- Born: 26 August 1884 Little Hulton, Lancashire, England
- Died: 7 June 1967 (aged 82) Chester, England
- Allegiance: United Kingdom
- Branch: Royal Flying Corps
- Rank: Captain
- Unit: No. 5 Squadron RFC No. 70 Squadron RAF No. 3 Squadron RAF
- Awards: Military Cross and Bar
- Other work: Chartered accountant

= John William Aldred =

Captain John William Aldred (26 August 1884 – 7 June 1967) was an English World War I flying ace credited with eight aerial victories. He began military service in World War I as an infantryman and transferred to flight duty as an observer. After scoring two aerial victories and winning the Military Cross, he qualified as a fighter pilot, scored six more triumphs, and earned a Bar to his MC in lieu of a second award.

==Early life==
John William Aldred was born to John and Louisa Aldred on 26 August 1884 in Little Hulton, Lancashire, England. He was baptised Presbyterian. He was educated at Manchester Grammar School. In 1907, he qualified as a chartered accountant and in 1910 moved to the United States. After the First World War began, he returned to the United Kingdom in 1915 to began his military career in the South Lancashire Regiment, though relatively old for infantry duty.

==World War I==

On 29 November 1915, Aldred was commissioned as a second lieutenant in the South Lancashire Regiment. Aldred transferred to the General List of the Royal Flying Corps as an aerial observer effective 30 August 1916. While manning the observer's weaponry as a No. 5 Squadron member at 0930 hours on 16 February 1917, he set a German Albatros D.III aflame and set another down out of control. Those two victories earned him a Military Cross, which was gazetted on 26 March 1917:

For conspicuous gallantry during an aerial combat with two hostile scouts. He drove one of the hostile machines down and succeeded in driving the other hostile machine back over the enemy's lines. He displayed great courage and determination throughout.
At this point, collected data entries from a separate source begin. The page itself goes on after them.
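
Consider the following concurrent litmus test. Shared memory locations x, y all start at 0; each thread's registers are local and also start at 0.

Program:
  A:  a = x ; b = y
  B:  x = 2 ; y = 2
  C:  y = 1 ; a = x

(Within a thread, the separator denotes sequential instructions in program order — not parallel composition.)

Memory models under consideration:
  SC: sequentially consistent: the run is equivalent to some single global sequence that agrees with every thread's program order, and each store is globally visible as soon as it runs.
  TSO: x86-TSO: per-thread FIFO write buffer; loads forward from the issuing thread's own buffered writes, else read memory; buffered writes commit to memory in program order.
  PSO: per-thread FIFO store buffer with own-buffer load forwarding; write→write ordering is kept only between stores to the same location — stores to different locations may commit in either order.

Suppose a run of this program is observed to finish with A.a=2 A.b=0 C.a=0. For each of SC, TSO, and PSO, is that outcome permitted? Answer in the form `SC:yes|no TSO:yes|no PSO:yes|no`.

outcome vector order: (A.a,A.b,C.a)
SC (11): 0/0/0; 0/0/2; 0/1/0; 0/1/2; 0/2/0; 0/2/2; 2/0/2; 2/1/0; 2/1/2; 2/2/0; 2/2/2
TSO (12): 0/0/0; 0/0/2; 0/1/0; 0/1/2; 0/2/0; 0/2/2; 2/0/0; 2/0/2; 2/1/0; 2/1/2; 2/2/0; 2/2/2
PSO (12): 0/0/0; 0/0/2; 0/1/0; 0/1/2; 0/2/0; 0/2/2; 2/0/0; 2/0/2; 2/1/0; 2/1/2; 2/2/0; 2/2/2
target 2/0/0 ∈ {TSO,PSO}

SC:no TSO:yes PSO:yes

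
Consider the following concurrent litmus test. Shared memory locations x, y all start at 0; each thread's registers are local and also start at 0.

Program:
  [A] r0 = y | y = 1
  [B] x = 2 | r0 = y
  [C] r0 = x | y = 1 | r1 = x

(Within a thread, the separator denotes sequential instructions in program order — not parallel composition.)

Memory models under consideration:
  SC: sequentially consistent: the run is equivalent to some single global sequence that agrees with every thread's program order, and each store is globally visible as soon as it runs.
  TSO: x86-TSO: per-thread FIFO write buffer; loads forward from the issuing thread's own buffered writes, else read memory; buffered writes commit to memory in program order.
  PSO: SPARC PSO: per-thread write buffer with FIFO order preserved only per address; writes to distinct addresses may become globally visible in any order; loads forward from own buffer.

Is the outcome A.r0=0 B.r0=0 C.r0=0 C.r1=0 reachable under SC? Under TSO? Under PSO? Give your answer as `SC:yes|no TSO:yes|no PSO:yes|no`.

SC:no TSO:yes PSO:yes

outcome vector order: (A.r0,B.r0,C.r0,C.r1)
[SC] allowed = {(0,0,0,2); (0,0,2,2); (0,1,0,0); (0,1,0,2); (0,1,2,2); (1,0,0,2); (1,0,2,2); (1,1,0,0); (1,1,0,2); (1,1,2,2)}
[TSO] allowed = {(0,0,0,0); (0,0,0,2); (0,0,2,2); (0,1,0,0); (0,1,0,2); (0,1,2,2); (1,0,0,0); (1,0,0,2); (1,0,2,2); (1,1,0,0); (1,1,0,2); (1,1,2,2)}
[PSO] allowed = {(0,0,0,0); (0,0,0,2); (0,0,2,2); (0,1,0,0); (0,1,0,2); (0,1,2,2); (1,0,0,0); (1,0,0,2); (1,0,2,2); (1,1,0,0); (1,1,0,2); (1,1,2,2)}
target (0,0,0,0) ∈ {TSO,PSO}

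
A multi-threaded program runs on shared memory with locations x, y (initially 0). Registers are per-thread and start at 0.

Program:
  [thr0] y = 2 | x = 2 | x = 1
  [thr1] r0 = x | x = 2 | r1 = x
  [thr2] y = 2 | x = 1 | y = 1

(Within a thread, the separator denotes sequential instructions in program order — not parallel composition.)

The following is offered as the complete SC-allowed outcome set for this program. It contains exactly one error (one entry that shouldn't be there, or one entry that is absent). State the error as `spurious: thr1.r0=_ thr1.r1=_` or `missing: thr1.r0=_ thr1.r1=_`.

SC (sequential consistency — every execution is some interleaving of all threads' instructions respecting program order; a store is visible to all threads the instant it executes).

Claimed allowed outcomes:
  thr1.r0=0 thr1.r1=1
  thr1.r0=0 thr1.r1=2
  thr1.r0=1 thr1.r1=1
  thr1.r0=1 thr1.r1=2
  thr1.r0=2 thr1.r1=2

outcome vector order: (thr1.r0,thr1.r1)
[SC] allowed = {0/1 0/2 1/1 1/2 2/1 2/2}
SC∖claimed = {2/1}

missing: thr1.r0=2 thr1.r1=1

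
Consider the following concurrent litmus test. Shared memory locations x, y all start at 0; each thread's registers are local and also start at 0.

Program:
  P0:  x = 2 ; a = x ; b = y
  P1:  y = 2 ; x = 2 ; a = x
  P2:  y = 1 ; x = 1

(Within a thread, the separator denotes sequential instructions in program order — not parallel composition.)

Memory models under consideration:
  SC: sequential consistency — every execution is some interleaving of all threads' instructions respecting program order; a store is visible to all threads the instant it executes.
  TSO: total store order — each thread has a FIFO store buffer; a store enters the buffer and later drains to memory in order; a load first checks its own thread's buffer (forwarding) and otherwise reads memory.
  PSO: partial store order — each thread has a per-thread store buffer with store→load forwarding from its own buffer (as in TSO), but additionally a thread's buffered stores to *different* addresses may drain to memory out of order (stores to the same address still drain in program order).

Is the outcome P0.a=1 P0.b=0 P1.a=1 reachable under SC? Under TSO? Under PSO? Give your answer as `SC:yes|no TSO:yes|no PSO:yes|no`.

SC:no TSO:no PSO:yes

outcome vector order: (P0.a,P0.b,P1.a)
SC: 10 outcomes — {<1 1 1> <1 1 2> <1 2 1> <1 2 2> <2 0 1> <2 0 2> <2 1 1> <2 1 2> <2 2 1> <2 2 2>}
TSO: 10 outcomes — {<1 1 1> <1 1 2> <1 2 1> <1 2 2> <2 0 1> <2 0 2> <2 1 1> <2 1 2> <2 2 1> <2 2 2>}
PSO: 12 outcomes — {<1 0 1> <1 0 2> <1 1 1> <1 1 2> <1 2 1> <1 2 2> <2 0 1> <2 0 2> <2 1 1> <2 1 2> <2 2 1> <2 2 2>}
target <1 0 1> ∈ {PSO}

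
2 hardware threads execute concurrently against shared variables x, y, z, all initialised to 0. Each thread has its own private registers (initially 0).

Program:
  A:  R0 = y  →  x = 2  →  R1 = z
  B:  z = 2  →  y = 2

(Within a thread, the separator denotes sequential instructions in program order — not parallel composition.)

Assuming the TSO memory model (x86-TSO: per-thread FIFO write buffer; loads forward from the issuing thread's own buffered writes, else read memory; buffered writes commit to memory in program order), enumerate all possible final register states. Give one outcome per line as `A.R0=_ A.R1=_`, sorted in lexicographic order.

outcome vector order: (A.R0,A.R1)
|TSO outcomes| = 3

A.R0=0 A.R1=0
A.R0=0 A.R1=2
A.R0=2 A.R1=2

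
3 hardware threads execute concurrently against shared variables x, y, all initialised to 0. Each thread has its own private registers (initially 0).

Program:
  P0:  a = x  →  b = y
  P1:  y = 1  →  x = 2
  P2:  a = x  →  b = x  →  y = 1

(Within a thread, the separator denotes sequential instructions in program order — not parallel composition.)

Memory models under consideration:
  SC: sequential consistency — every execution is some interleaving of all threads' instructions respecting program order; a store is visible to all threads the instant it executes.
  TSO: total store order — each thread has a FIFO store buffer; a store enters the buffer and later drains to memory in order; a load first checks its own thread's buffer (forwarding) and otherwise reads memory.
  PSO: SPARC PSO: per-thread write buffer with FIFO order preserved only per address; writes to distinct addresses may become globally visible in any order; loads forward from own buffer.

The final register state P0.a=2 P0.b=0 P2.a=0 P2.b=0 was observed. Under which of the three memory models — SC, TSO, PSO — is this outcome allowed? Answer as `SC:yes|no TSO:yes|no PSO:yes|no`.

outcome vector order: (P0.a,P0.b,P2.a,P2.b)
under SC → 0000, 0002, 0022, 0100, 0102, 0122, 2100, 2102, 2122
under TSO → 0000, 0002, 0022, 0100, 0102, 0122, 2100, 2102, 2122
under PSO → 0000, 0002, 0022, 0100, 0102, 0122, 2000, 2002, 2022, 2100, 2102, 2122
target 2000 ∈ {PSO}

SC:no TSO:no PSO:yes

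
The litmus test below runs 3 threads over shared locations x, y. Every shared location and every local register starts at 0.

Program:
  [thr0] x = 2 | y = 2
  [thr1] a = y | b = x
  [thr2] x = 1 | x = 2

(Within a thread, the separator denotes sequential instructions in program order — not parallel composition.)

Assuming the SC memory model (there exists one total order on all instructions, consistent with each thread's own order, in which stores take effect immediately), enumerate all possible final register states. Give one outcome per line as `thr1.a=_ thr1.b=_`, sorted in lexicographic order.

outcome vector order: (thr1.a,thr1.b)
|SC outcomes| = 5

thr1.a=0 thr1.b=0
thr1.a=0 thr1.b=1
thr1.a=0 thr1.b=2
thr1.a=2 thr1.b=1
thr1.a=2 thr1.b=2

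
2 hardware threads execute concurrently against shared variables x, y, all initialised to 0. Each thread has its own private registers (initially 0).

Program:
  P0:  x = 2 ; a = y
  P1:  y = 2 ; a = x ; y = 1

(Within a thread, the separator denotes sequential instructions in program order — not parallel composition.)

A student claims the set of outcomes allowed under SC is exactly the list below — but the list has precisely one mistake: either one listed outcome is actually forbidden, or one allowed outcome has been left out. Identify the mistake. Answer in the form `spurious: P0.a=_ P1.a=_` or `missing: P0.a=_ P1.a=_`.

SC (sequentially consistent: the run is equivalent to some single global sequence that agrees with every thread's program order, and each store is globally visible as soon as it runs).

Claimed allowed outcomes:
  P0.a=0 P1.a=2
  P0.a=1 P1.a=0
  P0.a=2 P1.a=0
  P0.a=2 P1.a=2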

On 30 July 1917, temporary Second Lieutenant J. W. Aldred MC was appointed a Flying Officer, indicating he had qualified as a pilot; his seniority for promotion was set at 30 August 1916. He was posted back to combat duty in France on 21 October 1917, to serve as a pilot with No. 70 Squadron. He scored three more victories while flying with them. During this stretch of time, he must have been confirmed in rank, as well as promoted to lieutenant. A transfer to 3 Squadron followed on 3 April 1918 so that he could serve as a Flight Commander. Accordingly, on 15 April 1918 Aldred was promoted from lieutenant to temporary captain, commensurate with his duties as a Flight Commander. The following month, he scored three more wins. He was once again decorated, with the Bar to the MC gazetted on 16 September 1918:

For conspicuous gallantry and devotion to duty whilst taking part in offensive patrols. During recent operations he destroyed four enemy aircraft and drove down three others out of control. He also did much successful low bombing and firing at low targets. He did splendid service.

==Between the World Wars==
Lieutenant (acting Captain) Aldred transferred to the unemployed list of the Royal Air Force on 25 April 1919 to return to life as a civilian. He returned to the United States with his wife to work as an accountant in Yonkers, New York.

By 7 August 1923, Aldred had returned to England and was a chartered accountant for E. Noel Humphreys & Co in Chester. The London Gazette archives contain over a dozen references to his professional activities in following years, with the latest one concerning the estate of a relative who died on 9 May 1935.

== World War II and beyond ==
During World War II, he served as an air raid warden in Chester, where he continued to work as a chartered accountant until retiring in 1959.

He married Gladys Whittaker on 5 June 1919. They had two sons, Hugh Aldred and John Barry Aldred. His wife died in 1961. Aldred died at the age of 82 on 7 June 1967 in Chester, England.